This book, as we are told in an autobiographical preface, was written in response to I.F. Stone, The Trial of Socrates, and Allan Bloom, The Closing of the American Mind, and their presentations of Socrates and Platonic philosophy especially in the Republic. The presiding figures in this study are Nietzsche and Foucault in philosophy, and in the discussion of Greek tragedy, F. Zeitlin and C. Segal. The plays discussed come from the major tragedians and are the predictable choices: Oresteia, Oedipus, Bacchae, the plays always read in the humanities or survey course offered to college freshmen. The book closes with a humorless analysis of Pynchon’s comic novel The Crying of Lot 49, which reads like a parody of modern literary criticism.
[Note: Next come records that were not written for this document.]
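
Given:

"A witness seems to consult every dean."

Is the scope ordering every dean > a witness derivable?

*every dean* is inside a raising infinitive, which is transparent to QR (no CP barrier), so it behaves as a matrix argument.
No island intervenes, so both surface and inverse scope are derivable.

Yes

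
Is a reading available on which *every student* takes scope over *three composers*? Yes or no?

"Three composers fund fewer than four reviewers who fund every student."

No

*every student* sits inside the relative clause *who fund every student* modifying *fewer than four reviewers*.
A relative clause is a scope island — quantifier raising cannot cross its boundary.
The inverse ordering *every student* > *three composers* is therefore underivable.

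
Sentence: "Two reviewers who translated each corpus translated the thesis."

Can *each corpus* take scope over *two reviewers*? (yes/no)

No

*each corpus* is embedded in the relative clause *who translated each corpus*.
Relative clauses block scope extraction: QR cannot target a position outside the modified NP.
There is no licit LF on which *each corpus* c-commands *two reviewers*.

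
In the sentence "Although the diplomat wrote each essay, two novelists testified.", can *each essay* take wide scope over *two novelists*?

No

The target quantifier *each essay* is part of the adjunct clause *although the diplomat wrote each essay*.
Adjunct clauses are scope islands: a quantifier inside an adjunct cannot raise into the matrix clause.
*each essay* > *two novelists* would require crossing that boundary, which is illicit.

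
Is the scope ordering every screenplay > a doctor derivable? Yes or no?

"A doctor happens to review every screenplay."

Infinitival complements of raising predicates do not block QR; *every screenplay* and *a doctor* are effectively clausemates.
Nothing blocks QR of the lower DP to a position above the higher one, so inverse scope is available.

Yes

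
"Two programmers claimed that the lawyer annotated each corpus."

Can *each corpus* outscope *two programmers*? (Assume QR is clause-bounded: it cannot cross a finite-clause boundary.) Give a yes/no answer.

No

*each corpus* occurs within the finite complement clause *that the lawyer annotated each corpus*.
With QR restricted to its own tensed clause, the embedded quantifier cannot reach a matrix scope position.
The inverse ordering *each corpus* > *two programmers* is therefore underivable.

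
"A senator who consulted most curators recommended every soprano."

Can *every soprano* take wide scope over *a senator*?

*every soprano* is a matrix argument; only *a senator* is modified by the relative clause *who consulted most curators*, so the RC island is irrelevant to the target quantifier.
With no island boundary between them, the object can take inverse scope over the subject via ordinary QR within the clause.

Yes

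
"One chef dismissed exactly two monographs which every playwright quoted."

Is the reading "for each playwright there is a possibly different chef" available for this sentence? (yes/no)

The paraphrase describes the scope ordering *every playwright* > *one chef*.
*every playwright* sits inside the relative clause *which every playwright quoted* modifying *exactly two monographs*.
Relative clauses are scope islands: a quantifier cannot QR out of a relative clause to take scope in the matrix clause.
So *every playwright* cannot raise high enough to outscope *one chef*; only the surface ordering *one chef* > *every playwright* is available.

No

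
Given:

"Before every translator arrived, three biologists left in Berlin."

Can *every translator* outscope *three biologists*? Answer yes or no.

No

Structurally, *every translator* is inside the adjunct clause *before every translator arrived*.
Since the clause is an adjunct (not a complement), the Adjunct Condition blocks QR across its edge.
*every translator* is confined to the island and cannot take scope over *three biologists*.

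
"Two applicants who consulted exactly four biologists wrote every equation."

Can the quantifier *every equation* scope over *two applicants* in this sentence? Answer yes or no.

Yes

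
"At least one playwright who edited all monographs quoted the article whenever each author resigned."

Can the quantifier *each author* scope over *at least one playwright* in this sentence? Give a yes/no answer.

*each author* sits inside the adjunct clause *whenever each author resigned*.
Adjunct clauses are scope islands: a quantifier inside an adjunct cannot raise into the matrix clause.
There is no licit LF on which *each author* c-commands *at least one playwright*.
(Only the surface reading survives: one fixed playwright with respect to all the relevant authors.)

No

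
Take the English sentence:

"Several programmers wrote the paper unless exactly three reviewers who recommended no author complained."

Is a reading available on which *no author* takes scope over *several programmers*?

No

Structurally, *no author* is inside the relative clause *who recommended no author*, which is itself inside the adjunct *unless exactly three reviewers who recommended no author complained*.
Even if one barrier were somehow void, the other would still block QR.
So *no author* cannot raise to a position above *several programmers*.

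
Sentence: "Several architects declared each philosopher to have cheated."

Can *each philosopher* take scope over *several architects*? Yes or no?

Yes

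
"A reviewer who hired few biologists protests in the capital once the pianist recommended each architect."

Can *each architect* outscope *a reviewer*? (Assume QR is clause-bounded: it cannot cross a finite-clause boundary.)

No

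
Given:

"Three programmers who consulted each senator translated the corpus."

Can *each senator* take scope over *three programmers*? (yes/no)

Structurally, *each senator* is inside the relative clause *who consulted each senator*.
A relative clause is a scope island — quantifier raising cannot cross its boundary.
Hence only narrow scope for *each senator* (under *three programmers*) survives.

No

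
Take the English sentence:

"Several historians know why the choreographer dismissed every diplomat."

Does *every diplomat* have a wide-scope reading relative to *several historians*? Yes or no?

No

The target quantifier *every diplomat* is part of the embedded question *why the choreographer dismissed every diplomat*.
QR across an interrogative CP boundary is ruled out as a wh-island violation.
So *every diplomat* cannot raise high enough to outscope *several historians*; only the surface ordering *several historians* > *every diplomat* is available.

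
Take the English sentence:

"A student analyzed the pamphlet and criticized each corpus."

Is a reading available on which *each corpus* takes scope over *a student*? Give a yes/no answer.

No

*each corpus* sits inside one conjunct of the coordinate structure (*criticized each corpus*).
Coordinate structures are islands for non-across-the-board movement, QR included.
There is no licit LF on which *each corpus* c-commands *a student*.
(Only the surface reading survives: one fixed student with respect to all the relevant corpora.)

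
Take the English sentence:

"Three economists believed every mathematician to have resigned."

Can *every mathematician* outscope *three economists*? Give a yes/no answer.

This is an ECM construction: *every mathematician* is the infinitival subject, Case-marked by the matrix verb, and the infinitive is transparent for QR.
Since no island is crossed, the inverse ordering is licensed alongside surface scope.

Yes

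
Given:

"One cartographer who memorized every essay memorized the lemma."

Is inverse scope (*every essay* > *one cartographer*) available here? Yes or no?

Structurally, *every essay* is inside the relative clause *who memorized every essay*.
QR out of a relative clause is ruled out by the relative-clause island constraint.
The inverse ordering *every essay* > *one cartographer* is therefore underivable.

No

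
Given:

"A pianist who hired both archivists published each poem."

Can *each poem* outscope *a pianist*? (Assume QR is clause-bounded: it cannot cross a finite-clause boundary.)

Yes

*each poem* sits in the matrix clause, not in the relative clause on *a pianist*.
Since no island is crossed, the inverse ordering is licensed alongside surface scope.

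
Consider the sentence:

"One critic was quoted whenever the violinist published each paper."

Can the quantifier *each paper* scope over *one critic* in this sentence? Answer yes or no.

The target quantifier *each paper* is part of the adjunct clause *whenever the violinist published each paper*.
Adverbial clauses are not L-marked, so they are barriers for QR — the quantifier cannot escape the adjunct.
*each paper* is confined to the island and cannot take scope over *one critic*.
(Only the surface reading survives: one fixed critic with respect to all the relevant papers.)

No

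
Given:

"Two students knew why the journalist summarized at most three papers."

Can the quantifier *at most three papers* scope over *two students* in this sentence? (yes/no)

No

*at most three papers* is embedded in the embedded question *why the journalist summarized at most three papers*.
An indirect question is a wh-island; the filled [Spec,CP] blocks QR across the CP edge.
So *at most three papers* cannot raise to a position above *two students*.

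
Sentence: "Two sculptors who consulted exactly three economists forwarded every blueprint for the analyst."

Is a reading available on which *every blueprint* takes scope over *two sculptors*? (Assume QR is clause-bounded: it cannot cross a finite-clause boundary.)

*every blueprint* is a matrix argument; only *two sculptors* is modified by the relative clause *who consulted exactly three economists*, so the RC island is irrelevant to the target quantifier.
Nothing blocks QR of the lower DP to a position above the higher one, so inverse scope is available.

Yes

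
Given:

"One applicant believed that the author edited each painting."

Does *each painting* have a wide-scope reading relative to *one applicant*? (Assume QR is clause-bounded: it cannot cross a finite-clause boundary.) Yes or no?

*each painting* is embedded in the finite complement clause *that the author edited each painting*.
Under clause-bounded QR, a quantifier in an embedded finite clause cannot raise into the matrix clause.
So the wide-scope reading for *each painting* is blocked.

No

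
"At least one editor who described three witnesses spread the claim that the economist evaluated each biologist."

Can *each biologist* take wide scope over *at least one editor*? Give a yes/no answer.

No

*each biologist* is embedded in the complex NP *the claim that the economist evaluated each biologist*.
The complex NP is opaque for QR — the quantifier is frozen inside the noun's complement.
So *each biologist* cannot raise high enough to outscope *at least one editor*; only the surface ordering *at least one editor* > *each biologist* is available.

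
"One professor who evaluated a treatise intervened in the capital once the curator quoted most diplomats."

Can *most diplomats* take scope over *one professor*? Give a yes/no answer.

No

*most diplomats* occurs within the adjunct clause *once the curator quoted most diplomats*.
Adjuncts are opaque for quantifier raising; a quantifier in an adjunct stays inside it.
So *most diplomats* cannot raise to a position above *one professor*.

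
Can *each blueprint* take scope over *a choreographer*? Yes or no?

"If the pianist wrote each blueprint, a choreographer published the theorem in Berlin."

No

*each blueprint* is embedded in the adjunct clause *if the pianist wrote each blueprint*.
Adjunct clauses are scope islands: a quantifier inside an adjunct cannot raise into the matrix clause.
The ordering *each blueprint* > *a choreographer* is therefore underivable.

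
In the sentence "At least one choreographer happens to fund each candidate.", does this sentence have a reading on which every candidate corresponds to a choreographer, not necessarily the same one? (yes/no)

Yes

That reading corresponds to *each candidate* > *at least one choreographer*.
Infinitival complements of raising predicates do not block QR; *each candidate* and *at least one choreographer* are effectively clausemates.
Nothing blocks QR of the lower DP to a position above the higher one, so inverse scope is available.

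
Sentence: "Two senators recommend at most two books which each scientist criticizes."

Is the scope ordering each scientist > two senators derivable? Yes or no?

No

*each scientist* sits inside the relative clause *which each scientist criticizes* modifying *at most two books*.
QR out of a relative clause is ruled out by the relative-clause island constraint.
Hence only narrow scope for *each scientist* (under *two senators*) survives.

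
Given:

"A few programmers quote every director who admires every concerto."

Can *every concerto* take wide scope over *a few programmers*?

*every concerto* occurs within the relative clause *who admires every concerto* modifying *every director*.
Relative clauses block scope extraction: QR cannot target a position outside the modified NP.
So *every concerto* cannot raise high enough to outscope *a few programmers*; only the surface ordering *a few programmers* > *every concerto* is available.

No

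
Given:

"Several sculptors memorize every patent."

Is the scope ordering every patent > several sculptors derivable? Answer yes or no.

Yes

*every patent* and *several sculptors* are in the same minimal clause.
QR within a single clause is free, so the lower quantifier may take scope over the higher one.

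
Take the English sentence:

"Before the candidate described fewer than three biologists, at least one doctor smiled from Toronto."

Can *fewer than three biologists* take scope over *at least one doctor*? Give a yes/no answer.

Structurally, *fewer than three biologists* is inside the adjunct clause *before the candidate described fewer than three biologists*.
Adverbial clauses are not L-marked, so they are barriers for QR — the quantifier cannot escape the adjunct.
The ordering *fewer than three biologists* > *at least one doctor* is therefore underivable.

No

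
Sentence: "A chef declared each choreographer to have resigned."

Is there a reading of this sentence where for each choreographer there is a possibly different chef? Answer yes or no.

Yes

The paraphrase describes the scope ordering *each choreographer* > *a chef*.
*each choreographer* is the subject of an ECM infinitive — the infinitival complement of an ECM verb is not a scope island, so *each choreographer* can raise into the matrix clause.
Since no island is crossed, the inverse ordering is licensed alongside surface scope.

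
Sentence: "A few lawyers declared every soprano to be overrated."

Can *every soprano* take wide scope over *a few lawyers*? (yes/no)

Yes

*every soprano* is the subject of an ECM infinitive — the infinitival complement of an ECM verb is not a scope island, so *every soprano* can raise into the matrix clause.
No island intervenes, so both surface and inverse scope are derivable.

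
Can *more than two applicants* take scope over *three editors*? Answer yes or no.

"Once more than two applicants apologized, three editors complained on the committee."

The DP *more than two applicants* is contained in the adjunct clause *once more than two applicants apologized*.
The adjunct-island constraint bars QR out of an adverbial clause.
So the wide-scope reading for *more than two applicants* is blocked.

No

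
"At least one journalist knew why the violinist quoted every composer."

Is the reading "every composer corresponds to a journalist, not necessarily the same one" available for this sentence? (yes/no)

No

This is the *every composer* > *at least one journalist* reading.
The target quantifier *every composer* is part of the embedded question *why the violinist quoted every composer*.
An indirect question is a wh-island; the filled [Spec,CP] blocks QR across the CP edge.
There is no licit LF on which *every composer* c-commands *at least one journalist*.
(Only the surface reading survives: one fixed journalist with respect to all the relevant composers.)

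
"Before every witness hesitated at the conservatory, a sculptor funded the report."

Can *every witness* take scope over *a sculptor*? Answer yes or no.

Structurally, *every witness* is inside the adjunct clause *before every witness hesitated at the conservatory*.
The adjunct-island constraint bars QR out of an adverbial clause.
So *every witness* cannot raise to a position above *a sculptor*.

No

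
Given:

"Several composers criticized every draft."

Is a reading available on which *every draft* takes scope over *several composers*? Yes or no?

*every draft* is the matrix object and *several composers* the matrix subject; the two are clausemates.
Ordinary QR to a clause-peripheral position gives the wide-scope LF for the lower DP.
So *every draft* > *several composers* is among the available readings.

Yes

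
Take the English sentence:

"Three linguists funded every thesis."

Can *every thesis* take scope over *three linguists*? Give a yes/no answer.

Yes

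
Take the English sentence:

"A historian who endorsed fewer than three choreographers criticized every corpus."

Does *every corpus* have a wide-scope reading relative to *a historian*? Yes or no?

Yes

*every corpus* is a matrix argument; only *a historian* is modified by the relative clause *who endorsed fewer than three choreographers*, so the RC island is irrelevant to the target quantifier.
QR within a single clause is free, so the lower quantifier may take scope over the higher one.
Both orderings are possible: *a historian* > *every corpus* and *every corpus* > *a historian*.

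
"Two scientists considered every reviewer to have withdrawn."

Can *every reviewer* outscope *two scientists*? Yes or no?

Yes

*every reviewer* is an ECM subject; ECM complements are not islands, and the embedded quantifier may take matrix scope.
Ordinary QR to a clause-peripheral position gives the wide-scope LF for the lower DP.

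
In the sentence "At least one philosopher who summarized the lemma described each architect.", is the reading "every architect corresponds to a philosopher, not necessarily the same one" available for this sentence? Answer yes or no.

This is the *each architect* > *at least one philosopher* reading.
The RC *who summarized the lemma* is an island, but *each architect* is not inside it — it is the matrix object, a clausemate of *at least one philosopher*.
Since no island is crossed, the inverse ordering is licensed alongside surface scope.
The sentence is scopally ambiguous between *at least one philosopher* > *each architect* and *each architect* > *at least one philosopher*.

Yes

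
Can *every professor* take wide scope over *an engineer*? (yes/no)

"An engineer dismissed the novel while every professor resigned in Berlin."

No

*every professor* is embedded in the adjunct clause *while every professor resigned in Berlin*.
The adjunct-island constraint bars QR out of an adverbial clause.
There is no licit LF on which *every professor* c-commands *an engineer*.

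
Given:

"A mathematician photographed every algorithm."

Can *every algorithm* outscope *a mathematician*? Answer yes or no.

Yes

Both DPs are arguments of the same predicate; there is no clause or island boundary between them.
Since no island is crossed, the inverse ordering is licensed alongside surface scope.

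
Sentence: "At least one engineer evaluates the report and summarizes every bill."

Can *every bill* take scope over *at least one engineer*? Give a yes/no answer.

No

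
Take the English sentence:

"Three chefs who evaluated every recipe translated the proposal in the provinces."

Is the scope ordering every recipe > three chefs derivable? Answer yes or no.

No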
The author is limited in his command of the material by his lack of foreign languages. Unlike Stone and Bloom, he did not read the ancient works in the original languages. He relies on English translations of Nietzsche and Foucault, both writers whose works have been mistranslated and misrepresented in translation.
His discussions of the plays depend on scholarship in English of the last forty years (the few references to earlier work or work in foreign languages are clearly second-hand). But most troublesome of all, he hardly seems to have read the plays at all: mainly we hear of what other scholars have said about them. The book, with its constant and wearying name-dropping, often reads like an ordinary Ph.D. dissertation whose pages reveal more industria than ingenium.
The author is Professor of Politics and the History of Consciousness at the University of California, Santa Cruz. Caveat lector: if the reader is the kind of individual who likes modern mega-think, this book will be welcome; if not, not.